Nordic Observer · June 1, 2026 at 04:00
  • VG reports that a central Oslo property listed in the land register as 18 apartments is advertised online as an apartment hotel.
  • The case raises questions about whether residential units are being converted into de facto hotel rooms without a formal change of use.
  • For Oslo, the issue is not only legality but the loss of housing supply in a tight inner-city market.
  • Further scrutiny falls on municipal enforcement, tax treatment, fire safety requirements, and possible complaints from neighbors.

A building in central Oslo is registered as 18 apartments in the property register, but online it is marketed as an apartment hotel, VG reports. The gap between what the building is on paper and how it appears to be used in reality goes to the center of a familiar Oslo problem: too little housing, high prices, and strong incentives to earn more from short-stay guests than from ordinary tenants.

If the property is being run commercially as short-term accommodation while remaining classified as housing, the questions extend beyond a single address. Zoning rules, change-of-use permits, tax treatment and fire safety standards are not the same for a residential building as for a hotel operation. A building with frequent guest turnover also imposes different costs on its surroundings than one with permanent residents: more arrivals and departures, more key handovers, more noise complaints, and fewer homes available to people who actually live in the city.

Oslo has spent years discussing housing shortages while central properties become more valuable as transient accommodation. The arithmetic is plain enough. A landlord who can sell the same unit night by night to visitors may earn far more than from a long-term lease, while the city absorbs the secondary effects through tighter supply and higher rents. The public register still counts 18 dwellings. The market may be treating them as 18 hotel suites.

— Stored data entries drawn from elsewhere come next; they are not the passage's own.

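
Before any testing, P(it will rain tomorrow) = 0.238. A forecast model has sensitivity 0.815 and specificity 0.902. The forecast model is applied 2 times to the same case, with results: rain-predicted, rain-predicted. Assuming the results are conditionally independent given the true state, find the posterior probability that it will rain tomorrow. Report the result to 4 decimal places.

Posterior P(H) ≈ 0.9558

Let H be the event that it will rain tomorrow; start with P(H) = 0.238. P('rain-predicted'|H) = 0.815, P('rain-predicted'|¬H) = 0.098.
Update on result 1 ('rain-predicted'): P(H) ← 0.815·0.2380 / (0.815·0.2380 + 0.098·0.7620) = 0.19397/0.26865 = 0.7220.
Update on result 2 ('rain-predicted'): P(H) ← 0.815·0.7220 / (0.815·0.7220 + 0.098·0.2780) = 0.58845/0.61569 = 0.9558.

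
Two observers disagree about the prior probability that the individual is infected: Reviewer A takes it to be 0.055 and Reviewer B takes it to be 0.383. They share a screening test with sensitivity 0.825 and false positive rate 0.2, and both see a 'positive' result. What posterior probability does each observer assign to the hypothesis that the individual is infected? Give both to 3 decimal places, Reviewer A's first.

Reviewer A: 0.194; Reviewer B: 0.719

The likelihood ratio for a 'positive' result is 0.825/0.2 = 4.1250.
Reviewer A: prior odds 0.055/0.945 = 0.058201; posterior odds 0.24008; posterior probability 0.194.
Reviewer B: prior odds 0.383/0.617 = 0.62075; posterior odds 2.5606; posterior probability 0.719.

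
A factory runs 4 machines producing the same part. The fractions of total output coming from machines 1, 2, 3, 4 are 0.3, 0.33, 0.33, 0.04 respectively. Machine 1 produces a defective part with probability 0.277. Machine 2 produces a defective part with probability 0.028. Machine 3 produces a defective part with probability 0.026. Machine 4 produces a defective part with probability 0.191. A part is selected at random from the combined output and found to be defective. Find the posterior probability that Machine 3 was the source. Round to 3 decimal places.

Posterior probability ≈ 0.079

P(defective|M1) = 0.277; P(defective|M2) = 0.028; P(defective|M3) = 0.026; P(defective|M4) = 0.191.
Prior × likelihood for each source: 0.3·0.277=0.08310, 0.33·0.028=0.009240, 0.33·0.026=0.008580, 0.04·0.191=0.007640. Summing gives P(defective) = 0.10856.
P(Machine 3 | defective) = 0.008580 / 0.10856 = 0.079.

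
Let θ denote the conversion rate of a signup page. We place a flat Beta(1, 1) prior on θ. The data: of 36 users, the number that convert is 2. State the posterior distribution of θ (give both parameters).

Observing 2 successes and 34 failures updates Beta(1, 1) by adding the success and failure counts to the two shape parameters: α = 1+2 = 3, β = 1+34 = 35.

Posterior: Beta(3, 35)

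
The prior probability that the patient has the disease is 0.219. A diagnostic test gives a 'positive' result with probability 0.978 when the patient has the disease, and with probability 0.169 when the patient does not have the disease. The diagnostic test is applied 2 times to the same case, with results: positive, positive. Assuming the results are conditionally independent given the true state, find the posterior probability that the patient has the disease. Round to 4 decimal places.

Let H be the event that the patient has the disease; start with P(H) = 0.219. P('positive'|H) = 0.978, P('positive'|¬H) = 0.169.
Update on result 1 ('positive'): P(H) ← 0.978·0.2190 / (0.978·0.2190 + 0.169·0.7810) = 0.21418/0.34617 = 0.6187.
Update on result 2 ('positive'): P(H) ← 0.978·0.6187 / (0.978·0.6187 + 0.169·0.3813) = 0.60511/0.66954 = 0.9038.

Posterior P(H) ≈ 0.9038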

That makes enforcement the real story. If municipal authorities have approved a change of use, the case is narrower. If they have not, then a building can apparently operate in a grey zone until someone complains or an inspection begins. That leaves several practical questions: whether Oslo municipality has opened a case, whether the Norwegian Tax Administration has treated the activity as hotel business rather than ordinary residential letting, whether fire safety requirements for commercial overnight accommodation have been met, and whether neighbors or tenants have reported constant turnover or disturbances.

The building itself is concrete enough: 18 registered apartments in a central district, advertised to short-stay customers as an apartment hotel. In a city where ordinary buyers and renters compete for every inner-city square metre, the difference between a flat and a hotel room is measured one address at a time.